The greatswords may be a questionable unit, but I can see buying two battallions. That gives you sixty State Troops, twenty Greatswords, and sixteen Knights-- which is a solid core to a State Troops army (which, in my opinion, has always been the best kind of Empire Army.) I actually prefer this mix in the battallion, since you do get enough State Troops to make it reasonable to buy more than one. The other battallions come with 20 state troops, and assorted other stuff, but ultimately, it's just one unit of State Troops.


----------



## Ascendant Valor (Jan 3, 2009)

I'm definitely with SoH on this one. It's vital for Empire players to be able to quickly field at least one large unit of State Troops (probably Swordsmen!). That way, they can create a respectable back-bone to their army.
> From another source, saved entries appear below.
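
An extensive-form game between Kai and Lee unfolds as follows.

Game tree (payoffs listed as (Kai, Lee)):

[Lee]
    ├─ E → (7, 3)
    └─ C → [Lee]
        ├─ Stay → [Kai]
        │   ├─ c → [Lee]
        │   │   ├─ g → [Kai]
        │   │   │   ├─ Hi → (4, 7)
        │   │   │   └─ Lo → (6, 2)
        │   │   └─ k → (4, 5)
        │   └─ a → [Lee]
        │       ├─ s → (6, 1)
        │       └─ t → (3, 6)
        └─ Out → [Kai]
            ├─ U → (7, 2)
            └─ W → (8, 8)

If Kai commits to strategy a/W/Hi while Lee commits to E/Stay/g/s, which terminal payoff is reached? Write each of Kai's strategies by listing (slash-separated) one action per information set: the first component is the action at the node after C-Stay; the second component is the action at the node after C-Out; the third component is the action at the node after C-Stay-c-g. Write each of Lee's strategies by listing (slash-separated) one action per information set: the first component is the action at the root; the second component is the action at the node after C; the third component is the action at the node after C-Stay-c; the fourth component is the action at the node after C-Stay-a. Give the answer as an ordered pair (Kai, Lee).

(7, 3)

Trace the play path from the root:
  Lee plays E
→ terminal payoff (7, 3).
(Kai's choice at the node after C-Stay is never reached on this path, so it doesn't affect the outcome.)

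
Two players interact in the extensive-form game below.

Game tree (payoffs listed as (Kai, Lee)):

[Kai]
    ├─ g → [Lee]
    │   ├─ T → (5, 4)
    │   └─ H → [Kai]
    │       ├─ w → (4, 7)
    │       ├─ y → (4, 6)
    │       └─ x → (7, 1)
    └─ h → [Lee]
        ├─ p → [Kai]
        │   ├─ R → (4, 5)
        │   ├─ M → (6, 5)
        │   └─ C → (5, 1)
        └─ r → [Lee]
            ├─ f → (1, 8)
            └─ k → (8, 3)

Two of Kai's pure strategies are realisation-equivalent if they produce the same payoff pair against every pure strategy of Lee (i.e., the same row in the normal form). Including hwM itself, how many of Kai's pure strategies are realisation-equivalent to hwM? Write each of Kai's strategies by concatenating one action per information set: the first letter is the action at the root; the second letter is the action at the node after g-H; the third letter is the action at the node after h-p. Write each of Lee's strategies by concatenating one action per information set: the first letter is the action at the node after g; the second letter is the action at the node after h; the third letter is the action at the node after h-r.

3

Row for hwM (columns Tpf, Tpk, Trf, Trk, Hpf, Hpk, Hrf, Hrk): (6,5) (6,5) (1,8) (8,3) (6,5) (6,5) (1,8) (8,3).
Under hwM, Kai's choice at the node after g-H can never be reached regardless of what Lee does, so varying those choices leaves every outcome unchanged.
Holding the reachable choices fixed and varying the unreachable one freely already gives 3 equivalent strategies.
No other strategy reproduces this row, so those 3 are the full class: hwM, hyM, hxM.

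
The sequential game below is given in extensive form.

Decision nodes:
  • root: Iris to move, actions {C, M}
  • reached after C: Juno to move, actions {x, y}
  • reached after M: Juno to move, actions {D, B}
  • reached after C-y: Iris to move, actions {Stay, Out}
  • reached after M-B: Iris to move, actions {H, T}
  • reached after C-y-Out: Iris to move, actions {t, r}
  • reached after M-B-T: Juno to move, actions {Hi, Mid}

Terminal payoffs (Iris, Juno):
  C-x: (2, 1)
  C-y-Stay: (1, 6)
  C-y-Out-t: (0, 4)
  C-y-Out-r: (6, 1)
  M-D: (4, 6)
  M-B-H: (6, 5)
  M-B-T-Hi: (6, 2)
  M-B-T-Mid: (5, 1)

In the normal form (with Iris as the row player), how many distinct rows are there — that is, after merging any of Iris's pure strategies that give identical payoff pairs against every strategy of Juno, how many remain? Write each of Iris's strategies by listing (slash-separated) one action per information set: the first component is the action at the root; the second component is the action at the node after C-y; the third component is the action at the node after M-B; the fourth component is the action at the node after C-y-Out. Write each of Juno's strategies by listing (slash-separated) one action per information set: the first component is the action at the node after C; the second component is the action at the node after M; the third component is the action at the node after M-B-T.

5

Iris has 16 pure strategies: C/Stay/H/t, C/Stay/H/r, C/Stay/T/t, C/Stay/T/r, C/Out/H/t, C/Out/H/r, C/Out/T/t, C/Out/T/r, M/Stay/H/t, M/Stay/H/r, M/Stay/T/t, M/Stay/T/r, M/Out/H/t, M/Out/H/r, M/Out/T/t, M/Out/T/r. Columns: x/D/Hi, x/D/Mid, x/B/Hi, x/B/Mid, y/D/Hi, y/D/Mid, y/B/Hi, y/B/Mid.
{C/Stay/H/t, C/Stay/H/r, C/Stay/T/t, C/Stay/T/r} → row (2,1) (2,1) (2,1) (2,1) (1,6) (1,6) (1,6) (1,6)
{C/Out/H/t, C/Out/T/t} → row (2,1) (2,1) (2,1) (2,1) (0,4) (0,4) (0,4) (0,4)
{C/Out/H/r, C/Out/T/r} → row (2,1) (2,1) (2,1) (2,1) (6,1) (6,1) (6,1) (6,1)
{M/Stay/H/t, M/Stay/H/r, M/Out/H/t, M/Out/H/r} → row (4,6) (4,6) (6,5) (6,5) (4,6) (4,6) (6,5) (6,5)
{M/Stay/T/t, M/Stay/T/r, M/Out/T/t, M/Out/T/r} → row (4,6) (4,6) (6,2) (5,1) (4,6) (4,6) (6,2) (5,1)
That's 5 distinct rows out of 16 strategies.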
Granted, a cannon or mortar is vital to Empire players, having those Knights and all those troops is nice. The other loss is the Pistoliers/Outriders unit. Those guys were mean!
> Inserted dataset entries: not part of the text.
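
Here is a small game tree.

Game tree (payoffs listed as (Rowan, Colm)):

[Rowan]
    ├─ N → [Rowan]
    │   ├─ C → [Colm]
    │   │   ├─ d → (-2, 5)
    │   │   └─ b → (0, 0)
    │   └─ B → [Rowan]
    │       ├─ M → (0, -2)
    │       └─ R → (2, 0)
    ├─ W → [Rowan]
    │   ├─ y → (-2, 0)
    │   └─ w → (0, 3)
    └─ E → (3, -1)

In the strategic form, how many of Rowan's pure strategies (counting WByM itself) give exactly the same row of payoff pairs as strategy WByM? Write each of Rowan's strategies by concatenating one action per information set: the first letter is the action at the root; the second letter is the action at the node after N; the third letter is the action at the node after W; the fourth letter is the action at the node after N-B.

4

Row for WByM (columns d, b): (-2,0) (-2,0).
Under WByM, Rowan's choice at the node after N and at the node after N-B can never be reached regardless of what Colm does, so varying those choices leaves every outcome unchanged.
Holding the reachable choices fixed and varying the unreachable ones freely already gives 2 × 2 = 4 equivalent strategies.
No other strategy reproduces this row, so those 4 are the full class: WCyM, WCyR, WByM, WByR.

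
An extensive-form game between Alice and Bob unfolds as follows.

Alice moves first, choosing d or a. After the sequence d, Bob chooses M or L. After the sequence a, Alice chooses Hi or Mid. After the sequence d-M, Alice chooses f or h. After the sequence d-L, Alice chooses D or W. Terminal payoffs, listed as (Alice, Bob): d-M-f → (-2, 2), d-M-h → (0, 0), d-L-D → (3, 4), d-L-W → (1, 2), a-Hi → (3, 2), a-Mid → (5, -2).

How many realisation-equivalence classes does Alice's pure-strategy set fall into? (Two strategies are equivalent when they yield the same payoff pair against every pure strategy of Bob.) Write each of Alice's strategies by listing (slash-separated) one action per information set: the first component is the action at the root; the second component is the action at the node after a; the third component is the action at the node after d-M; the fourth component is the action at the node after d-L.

6

Alice has 16 pure strategies: d/Hi/f/D, d/Hi/f/W, d/Hi/h/D, d/Hi/h/W, d/Mid/f/D, d/Mid/f/W, d/Mid/h/D, d/Mid/h/W, a/Hi/f/D, a/Hi/f/W, a/Hi/h/D, a/Hi/h/W, a/Mid/f/D, a/Mid/f/W, a/Mid/h/D, a/Mid/h/W. Columns: M, L.
{d/Hi/f/D, d/Mid/f/D} → row (-2,2) (3,4)
{d/Hi/f/W, d/Mid/f/W} → row (-2,2) (1,2)
{d/Hi/h/D, d/Mid/h/D} → row (0,0) (3,4)
{d/Hi/h/W, d/Mid/h/W} → row (0,0) (1,2)
{a/Hi/f/D, a/Hi/f/W, a/Hi/h/D, a/Hi/h/W} → row (3,2) (3,2)
{a/Mid/f/D, a/Mid/f/W, a/Mid/h/D, a/Mid/h/W} → row (5,-2) (5,-2)
That's 6 distinct rows out of 16 strategies.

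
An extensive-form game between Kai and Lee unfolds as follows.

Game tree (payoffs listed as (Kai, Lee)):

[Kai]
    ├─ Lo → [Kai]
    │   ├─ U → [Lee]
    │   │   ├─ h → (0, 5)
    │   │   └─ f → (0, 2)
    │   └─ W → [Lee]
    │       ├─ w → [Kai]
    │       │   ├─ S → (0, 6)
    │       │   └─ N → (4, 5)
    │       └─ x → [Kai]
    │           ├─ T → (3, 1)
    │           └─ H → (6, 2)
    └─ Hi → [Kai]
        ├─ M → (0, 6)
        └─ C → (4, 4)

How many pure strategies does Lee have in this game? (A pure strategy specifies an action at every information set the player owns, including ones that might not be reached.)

4

Lee owns the node after Lo-U with actions {h, f} — two choices.
Lee owns the node after Lo-W with actions {w, x} — two choices.
A pure strategy fixes one action at each information set independently, so the count is the product 2 × 2 = 4.
(For reference, Kai has 32 pure strategies, giving a 4×32 normal-form matrix.)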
Now, what I see a problem with is the price. However, if us hobbyists are still in the market we will still likely buy it. It'd be nice, though, to be able to buy more for our bucks, but I can't complain too much. Not like this hobby was ever too affordable.


----------



## squeek (Jun 8, 2008)

I definitely agree that more State Troopers is a good thing, but I don't personally see much point in having 20 Greatswords. It just seems far too many of what is generally perceived to be a sub-par unit (in my experience). I think for 60 quid it needs to be perfect to build an army from, particularly if I were going to double up. The Greatswords and lack of cannons and outriders makes that a non-starter for me.


----------



## Ascendant Valor (Jan 3, 2009)

Well, of the Empire units, Greatswords do hit hard. Just not that often...


----------



## neilbatte (Jan 2, 2008)

If I could choose any of the units to drop it would have been the knights.
The added infantry have there place even the greatswords to a degree but any serious Empire collector I know already has more than enough knights.


----------



## HorusReborn (Nov 19, 2008)

I think it's not reflective of the Empire army! There is no price on the US site, so I don't know how much it's going to run over here, but to push their great swords in lieu of other things is ridiculous! Though a good solid chunk of state troops is nice. I think it's a good addition to a built up army already... though 8 knights is stupid! I'd rather they make the boxes like the chaos knights or cold one knights. The days of 4 to a rank are done, why do they continue to sell them like that?!? As a side note, it's not something I'm going to buy! The great swords are a turn off for me!


----------



## karlhunt (Mar 24, 2009)

I still can't believe that they are charging MORE for 10 plastic greatswords than they were for 10 pewter ones! That aside, I think it's great that they finally made an empire box that doesn't include a cannon. I have 15 of them already why the hell would I want another? I agree that 8 knights is rather stupid. IMHO this is what the box should have included.

2x 10 state troops
1x 5 knights (New models!)
1x 5 pistolier/outrider
1x 10 greatswords (come on, they always showcase their new models in a batallion)
1x 10 free company (they have enough bits to make crossbowmen, archers even troops with blunderbuss, much more versatile!)


----------